Article de Diana Prisacariu
Traduction d'Alexis Gratpenche
 

Schizophrène, autiste, ou encore paranoïaque : c'est en ces termes que s'exprimèrent les intellectuels qui assistaient à l'office religieux inaugurant le début des travaux de la nouvelle Faculté de théologie sociale. La messe fut célébrée par Andrei Andreicut, grand chef orthodoxe à l'allure débonnaire. Un homme dont la voix est parfaite pour conter des histoires aux enfants et qui use d'un vocabulaire qui constitue un exemple extraordinaire si l'on désire se pencher sur l'influence slave dans la langue roumaine médiévale. Il célébra cet office magnifique par 35°C, une preuve de plus de son combat de résistance… contre le communisme. À moins qu'il ne luttât seulement contre le soleil. Le courage du métropolitain est d'autant plus admirable qu'il parvint, presque deux heures durant, à tourner le dos à une foule colorée constituée d'une centaine de Roms et de plusieurs dizaines de roumains et de hongrois : étudiants, universitaires, journalistes ou militants. Ils brandissaient des banderoles dans le calme et se demandaient s'ils étaient soudain devenus invisibles ; ou peut-être était-ce la magie de la cérémonie religieuse qui empêchait les autres de les regarder ?

 

Les gardes du corps qui nous bloquaient le passage sont, d'après ce que révéla le vice-maire plus tard, une toute nouvelle acquisition de la municipalité destinée à protéger les autorités des menaces et des attaques des Roms. Au moins, leur attitude impassible était plus comique que celle des prêtres, eux-même de noir vêtus, qui constituaient ici la minorité à protéger.
 
“C'est quoi, la théologie ?” me demanda une maligne petite Rom, ravissante, soignée, et joliment habillée. La fillette, qui tenait avec moi une banderole, avait 8 ans, alors il ne valait sûrement pas la peine que je me lance dans une critique de l'hypocrisie de l'Eglise orthodoxe. Elle n'avait plus de domicile car sa famille avait été expropriée en plein mois de décembre, par – 16°C. On les avait ensuite déplacés sur une colline juste à côté de la décharge municipale dans une “habitation modulaire” où 8 familles doivent se partager 4 pièces de 16 m2 et une salle de bain de 6 m2, sans chauffage, ni eau chaude : rien, hormis des chiens errants et des tonnes de boue à traverser pour atteindre l'autoroute. Ainsi, je décidai plutôt de lui parler de Dieu et de la supposée bonté de ceux qui l’'étudient, ces personnes à qui l'on devrait en principe pouvoir demander de l'aide.
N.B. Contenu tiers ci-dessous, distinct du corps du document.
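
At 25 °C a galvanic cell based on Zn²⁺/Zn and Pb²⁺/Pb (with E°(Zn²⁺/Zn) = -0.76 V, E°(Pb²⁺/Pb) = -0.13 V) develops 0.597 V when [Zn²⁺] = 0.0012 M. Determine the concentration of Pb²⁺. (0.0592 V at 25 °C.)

From the Nernst equation, log Q = n(E° − E)/0.0592 = 2(0.63 − 0.597)/0.0592 = 1.115, so Q = 13.0.
With Q = [Zn²⁺]/[Pb²⁺] and the known concentrations, [Pb²⁺] in the denominator gives [Pb²⁺] = 9.2 × 10^-5 M.

9.2 × 10^-5 M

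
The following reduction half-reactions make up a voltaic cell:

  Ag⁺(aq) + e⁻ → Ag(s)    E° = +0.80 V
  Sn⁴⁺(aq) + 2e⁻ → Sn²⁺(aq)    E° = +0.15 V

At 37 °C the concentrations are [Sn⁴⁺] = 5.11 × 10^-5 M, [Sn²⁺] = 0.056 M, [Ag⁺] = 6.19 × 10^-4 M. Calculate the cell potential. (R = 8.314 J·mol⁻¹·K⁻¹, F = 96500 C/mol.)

0.546 V

The Ag⁺/Ag couple has the higher reduction potential and acts as the cathode, so E°_cell = +0.80 − (+0.15) = 0.65 V.
Balancing electrons gives n = 2; the reaction quotient is Q = [Sn⁴⁺]/([Sn²⁺]·[Ag⁺]^2) = 2380.
E = E° − (RT/nF) ln Q = 0.65 − (8.314×310)/(2×96500) × (7.775) = 0.650 − 0.104 = 0.546 V.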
Des antisémites et des racistes devenus responsables religieux adorés de presque tous les intellectuels roumains. Ils sont une cible de choix pour ceux qui veulent faire des affaires, en particulier quand les autorités, le secteur public et les étudiants de Cluj peuvent en tirer un bon profit.
 
Je m'arrêtai là et décidai de garder ces pensées pour moi. Je pensai notamment à un opérateur de téléphonie, que j'avais admiré pendant un temps pour sa politique de responsabilité sociale et pour qui on avait purifié un terrain afin qu'il y implante à Cluj son département de recherche et développement. Cette entreprise abandonna ensuite l'idée et choisit de produire en Roumanie plutôt que d'y valoriser l'innovation : une fois de plus, on remettait à plus tard un projet qui aurait fait venir des capitaux en Roumanie plutôt que de profiter simplement de la main d'œuvre bon marché. C'est alors que la municipalité décida de donner le terrain à la très respectée Eglise orthodoxe.
Aussi incroyable que cela puisse paraître, nous n'osions ni crier, ni même parler, pendant que la messe suivait sa marche séculaire. C'est seulement à la fin de la cérémonie que les manifestants rompirent le bruissement silencieux des feuilles de papier et se firent entendre : certains parmi nous  parlaient de la situation des Roms, d'autres de cette situation ubuesque, et nous étions tous d'accord pour trouver insensé le comportement des autorités, des spectateurs et des cléricaux, qui étaient parvenus à nous éviter du regard pendant toute la durée de la cérémonie. Nous poussâmes des cris de stupéfaction à la vue d'une voiture qui quittait les lieux en hâte, ne laissant qu'un nuage de poussière derrière elle. Il s'agissait du maire, qui avait fait preuve de beaucoup d'imagination pour nous éviter.
Il avait sûrement demandé aux prêtres de prier pour le salut de son âme, puis, aidé de policiers très vigilants, il avait traversé la foule et s'était frayé un chemin à l'écart de nos remarques, alors que nous demandions plus d'humanité dans le traitement des Roms.
 
Plusieurs ONG, des universitaires, des étudiants et des militants avaient essayé d'attirer l'attention sur la situation de ces citoyens qui, bien que vivant à Cluj-Napoca dans la légalité, avaient été relogés par la force sur le site de la décharge municipale. En dépit du mécontentement des militants, les autorités ne les laissèrent ni s'exprimer aux réunions du Conseil municipal, que le maire présidait, ni ne répondirent à leur invitation quand ils leur proposèrent de visiter les nouveaux logements sociaux construits à proximité de la décharge municipale. Les responsables de l'Eglise orthodoxe, pour leur part, ont adopté une attitude encore plus habile. Ils nous offrirent en effet le spectacle de ce vieil homme qui déclarait ne pas savoir que le terrain était habité auparavant, qui prononçait un discours calme, bien que parfois incohérent. De telle sorte que l'adoration de son auditoire atteignit alors des sommets.
 
Voilà le problème. Reste à trouver la solution.